Associação de Bioética pede critérios claros para internar doentes nos Cuidados Intensivos

Presidente da Associação Portuguesa de Bioética (APB), Rui Nunes, defende a existência de um quadro ético bem definido para a priorização do socorro a doentes nos Cuidados Intensivos.

Associação de Bioética pede critérios claros para internar doentes nos Cuidados Intensivos

Para «fazer face a uma procura acima das capacidades do País», Rui Nunes exige critérios claros para internar doentes com Covid-19 nos Cuidados Intensivos. «É urgente antecipar a possibilidade de o Serviço Nacional de Saúde (SNS) não conseguir dar resposta atempada a todos os doentes infetados pela COVID-19 que necessitem de ser internados nas unidades de Cuidados Intensivos», sustenta. Segundo o presidente da Associação Portuguesa de Bioética, «importa que exista um quadro bem definido de priorização ética, caso se verifique escassez de recursos neste domínio, ou se verifique uma procura desproporcionada de acesso a cuidados intensivos face à oferta existente durante um período concreto e específico».

Presidente da Associação de Bioética recomenda 5 critérios

Em comunicado, o presidente da Associação Portuguesa de Bioética recomenda que sejam considerados os seguintes critérios éticos de priorização na admissão de cuidados intensivos.

1. Respeito pelo valor intrínseco da pessoa humana, pela sua dignidade e direitos fundamentais. O que implica:
a) Valorização do paciente como um todo, e não a doença de forma isolada, incluindo a perceção de gravidade por parte do médico e a gestão global dos recursos disponíveis;
b) Igualdade e não discriminação em razão de qualquer característica arbitrária, como a nacionalidade, o género, a etnia, ou a idade cronológica (a idade por si só não deve ser, em caso algum, o único elemento a considerar nas estratégias de priorização);
c) Respeito pela vontade previamente manifestada através de uma Diretiva Antecipada de Vontade (Testamento Vital ou Procurador de Cuidados de Saúde) sendo recomendável a consulta ao RENTEV.

2. Partilha do processo de tomada de decisões entre a equipa de saúde, o doente e a família, sendo de promover, entre todos, uma comunicação franca e transparente, dada a natureza extraordinária da situação.

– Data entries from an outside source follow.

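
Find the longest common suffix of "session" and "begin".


Word 1: "session"
Word 2: "begin"
Comparing from end:
  Pos -1: 'n' == 'n'
  Pos -2: 'o' != 'i' (stop)
LCS = "n" (length 1)


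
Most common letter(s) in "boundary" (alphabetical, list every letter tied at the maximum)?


Word: "boundary"
Letter counts:
  'a': 1
  'b': 1
  'd': 1
  'n': 1
  'o': 1
  'r': 1
  'u': 1
  'y': 1
Maximum count = 1
Most frequent = 'a', 'b', 'd', 'n', 'o', 'r', 'u', 'y' (1 time each)


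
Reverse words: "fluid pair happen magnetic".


Original: "fluid pair happen magnetic"
Words (1..n): fluid | pair | happen | magnetic
Reversed (n..1): magnetic | happen | pair | fluid
Result = "magnetic happen pair fluid"


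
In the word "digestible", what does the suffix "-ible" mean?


Suffix: -ible
Example: digestible = digest + -ible
Meaning = capable of


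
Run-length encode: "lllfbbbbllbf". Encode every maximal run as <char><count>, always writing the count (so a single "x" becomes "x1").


String: "lllfbbbbllbf"
Scanning for consecutive runs:
  'l' x 3
  'f' x 1
  'b' x 4
  'l' x 2
  'b' x 1
  'f' x 1
RLE = "l3f1b4l2b1f1"


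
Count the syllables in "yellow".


Word: "yellow"
Syllable breakdown: yel | low
Counting: 2 parts
= 2 syllables


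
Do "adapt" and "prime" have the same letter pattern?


Pattern of "adapt": [0, 1, 0, 2, 3]
Pattern of "prime": [0, 1, 2, 3, 4]
Patterns do not match
Same pattern = No


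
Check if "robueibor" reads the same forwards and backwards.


Word: "robueibor"
Reversed: "robieubor"
Forward == Backward? robueibor != robieubor
Palindrome = No


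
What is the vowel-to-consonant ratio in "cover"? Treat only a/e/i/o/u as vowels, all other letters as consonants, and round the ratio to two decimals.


Word: "cover"
Vowels (a,e,i,o,u): 2
Consonants: 3
Ratio = 2/3
= 0.67


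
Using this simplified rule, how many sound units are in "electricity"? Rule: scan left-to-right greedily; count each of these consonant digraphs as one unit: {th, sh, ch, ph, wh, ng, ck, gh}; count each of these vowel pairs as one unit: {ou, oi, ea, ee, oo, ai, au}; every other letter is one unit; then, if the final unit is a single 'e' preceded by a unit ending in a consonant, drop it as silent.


Word: "electricity" (11 letters)
Left-to-right scan:
  (1) 'e' (letter)
  (2) 'l' (letter)
  (3) 'e' (letter)
  (4) 'c' (letter)
  (5) 't' (letter)
  (6) 'r' (letter)
  (7) 'i' (letter)
  (8) 'c' (letter)
  (9) 'i' (letter)
  (10) 't' (letter)
  (11) 'y' (letter)
Units from scan: 11
Sound units = 11 units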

3. Existência de critérios claros, explícitos e transparentes de priorização na admissão a cuidados intensivos:
a) Estes critérios devem ser consensuais, aprovados pelas associações profissionais representativas, e universalmente implementados em todo o território nacional, independentemente de se tratar de uma unidade do setor público, privado ou social;
b) Face a situações de escassez de recursos e à impossibilidade de admissão de todos os doentes que necessitem de cuidados intensivos, deve valorizar-se a maximização da sobrevivência até à alta hospitalar, a maximização do número de anos de vida salvados, ou a maximização das possibilidades de viver cada uma das etapas da vida;
c) Deve dar-se especial atenção a pacientes críticos e instáveis que necessitam de monitorização e tratamento intensivo que não possa ser proporcionado fora de uma Unidade de Cuidados Intensivos;
d) Deve ter-se em consideração o princípio do custo de oportunidade: admitir um paciente pode implicar negar a outro a admissão – evitar, portanto, como regra absoluta o critério “primeiro a chegar primeiro a admitir;
e) Ponderar, numa situação de absoluta escassez de recursos e equipamentos, a admissão de pessoas em que se preveja um benefício mínimo – tal como situações de fracasso multiorgânico estabelecido, risco de morte elevado calculado por escalas de gravidade, situações funcionais muito limitadas, ou condições de fragilidade muito avançada.
f) Aplicação destes critérios de um modo uniforme a todas as pessoas – e em todos os hospitais públicos, publicamente financiados, do setor privado ou social – e não de forma seletiva a doentes de idade ou com patologias crónicas.

4. Planeamento de ações de suporte psicológico aos doentes, familiares e profissionais, dado o impacto emocional e o distress moral de decisões éticas de elevada complexidade;

5. Acompanhamento da aplicação destes critérios pelas autoridades de saúde e entidades reguladoras, bem como supervisão do usufruto dos demais direitos dos doentes.

A definição destes critérios, assegura Rui Nunes, «irá facilitar a missão dos médicos num cenário de procura excessiva dos Cuidados Intensivos». «Os nossos profissionais de saúde já estão a lidar com elevados níveis de stress e exaustão, pelo que temos todos, profissionais, tutela e a própria Sociedade Civil, a responsabilidade de ajudar a facilitar a tomada de decisões num cenário de rutura», conclui o presidente da Associação Portuguesa de Bioética.